The Romanesque arches inside the Palace Chapel portion of Aachen Cathedral.
October 3
What a difference a day makes. The day before, the weather was clear and I was healthy. Today, I awoke with a cold in my nose/throat and overcast conditions outside. In fact, it was so foggy that I couldn’t see Cologne Cathedral’s spires (as I could the night before). To make matters more interesting, we had planned to undertake quite a bit of traveling that day. But, I had traveled with colds before and was familiar with the routine. So, I took a couple of Sudafeds and headed downstairs.
We ate breakfast at the Hotel Lint’s dining room. While the breakfast buffet wasn’t as extravagant as that at the Radisson in Lubeck, it had more than enough choices to make for a satisfying breakfast. With our stomachs full, we went off to the Cathedral. We had seen the exterior, and now wanted to get a look inside. Between wandering around ourselves, taking a guided tour, and viewing a movie at the visitor center, we spent about two hours at the Cathedral.
Having temporarily satiated our thirst for exploring the Cathedral, we walked over to the train station and bought round trip tickets to Aachen. Shortly after purchasing our tickets, we were taking the one hour train ride to Aachen. I was looking forward to a quick trip to Aachen’s Cathedral and then back to Cologne. However, the train station wasn’t as close to the town’s main attractions as the stations in Lubeck or Cologne were. It was a ten minute walk (and we walk quickly) to the Cathedral. Dianne expressed some concern that we might get lost along the way. But, the path to the Cathedral is well posted. And, once you get close to it, it’s hard to miss the building that towers over all other buildings around it.
We spent about an hour touring Aachen Cathedral. By this time, it was almost 2 p.m., and it was time to eat. Given that our colds had suppressed our appetites, we weren’t in the mood for a full restaurant meal. Instead, we walked to the east of the Cathedral and stopped at one of the café/bakeries that were nestled in the Cathedral’s shadow. While Dianne stocked up on printen (a variation of a gingerbread cookie), I noticed that they had an apple cake that looked delicious. I thought that a slice of that cake and some hot chocolate would be perfect. However, in another bout of “German-ness”, the clerk indicated that she couldn’t sell a slice. She could only sell half of the cake, or the entire cake. Given that choice, I bought half the cake for €1.88. Fortunately, it was very good and filled me up perfectly (I even had some left over for an evening desert).

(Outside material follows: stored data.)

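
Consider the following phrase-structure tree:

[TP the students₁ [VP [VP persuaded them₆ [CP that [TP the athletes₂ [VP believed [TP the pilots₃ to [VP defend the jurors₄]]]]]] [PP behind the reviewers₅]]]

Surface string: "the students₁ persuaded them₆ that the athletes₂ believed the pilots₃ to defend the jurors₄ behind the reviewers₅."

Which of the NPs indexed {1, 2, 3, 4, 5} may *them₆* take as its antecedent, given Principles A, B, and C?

*them* is a pronoun, so Principle B applies: it must be free in its binding domain.
Binding domain of *them₆*: the matrix TP, whose subject is the students₁.
*the students₁* c-commands the pronoun within its binding domain → coindexation would violate Principle B.
*the athletes₂*: the pronoun c-commands this R-expression → coindexation would violate Principle C on *the athletes₂*.
*the pilots₃*: the pronoun c-commands this R-expression → coindexation would violate Principle C on *the pilots₃*.
*the jurors₄*: the pronoun c-commands this R-expression → coindexation would violate Principle C on *the jurors₄*.
*the reviewers₅* and the pronoun do not c-command one another → neither Principle B nor Principle C is at stake; coindexation permitted.

{5}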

With our stomachs again pleasantly full, we trained back to Cologne. Before leaving Cologne’s train station, we purchased seat reservations for the following day’s train trip back to Mannheim. For €3/seat, we knew it was money well spent. With seats now guaranteed, we went back to Cologne Cathedral for another round of sightseeing.
After a short time in the Cathedral, we decided that it would be prudent to eat dinner at a reasonable hour (instead of the 10 p.m. of the previous night) and get to bed early in order to rest our colds. So, we set off in search of a restaurant. Fortunately, we had to go to the Hard Rock Café in order to pick up some souvenirs. The walk to the Hard Rock provided an excellent opportunity for scouting out some restaurants along the way. And, sure enough, we found one that looked promising. After finishing our shopping at the Hard Rock, we headed back to our discovery: El Chango Argentine Restaurant at 9 Bolzengasse. Dianne was salivating at the thought of eating authentic Argentine barbeque. I was a little more skeptical…I mean, how authentic could Argentine food be in Germany. But, thanks to the fact that it’s owned by Argentines who immigrated to Germany, it turned out to be fantastic. Dianne had grilled pork chops which were very tender. I had sausage, which was barbequed to perfection. Both dishes cost about €10 each (although most items on the menu were slightly more expensive). Best of all, we found out that the restaurant is owned by an “M. Lima.” No, he’s not a relative of mine. He’s not even a namesake (his name was Marcello Lima). But, the fact that we found a great Argentine restaurant in the heart of Cologne that was owned by someone whose last name is the same as mine was another reminder of just how small our world has become.
With our stomachs again full and our bodies ravaged by colds, we trudged back to the Lint Hotel and climbed into bed in order to get some major rest before the next day’s travels.